The current code still doesn't use hwloc_get_cpubind to output the actual bindings. As before, only HPX's view of the world is output. Given that view was wrong multiple times in the past weeks, I still strongly suggest to use hwloc_get_cpubind to query the actual CPU bindings, and to output these. Errors in CPU bindings are difficult to detect by an unsuspecting user, and tools such as --hpx:print-bind must be reliable.
watching
Am 29.10.2013 14:46 schrieb "Erik Schnetter" notifications@github.com:
The current code still doesn't use hwloc_get_cpubind to output the actual bindings. As before, only HPX's view of the world is output.
That's not entirely true. The commit I made now uses the exact same masks which are used to bind the threads.
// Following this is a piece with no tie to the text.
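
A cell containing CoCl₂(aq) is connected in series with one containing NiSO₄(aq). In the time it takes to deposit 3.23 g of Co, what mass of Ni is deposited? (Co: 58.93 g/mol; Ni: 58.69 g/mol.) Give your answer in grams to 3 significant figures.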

I ditched the code which did the whole command line parsing and lead to errors. The only thing that could lead to a wrong output is that hwloc fails to bind the threads correctly. I could add code which queries the current binding again but I don't see any additional value in that.
Given that view was wrong multiple times in the past weeks, I still strongly suggest to use hwloc_get_cpubind to query the actual CPU bindings, and to output these. Errors in CPU bindings are difficult to detect by an unsuspecting user, and tools such as --hpx:print-bind must be reliable.
I agree that there were bugs in the way we reported and calculated the thread affinities. This should be detectable now for the reasons described above.
As far as I can tell, we have a reliable solution right now. It is not 100% fool proof for future changes. Will move the final resolution to 1.0.0.
I would like to have an option that make HPX applications report the actual hwloc bindings used. This should use hwloc to read the bindings from the OS for each thread.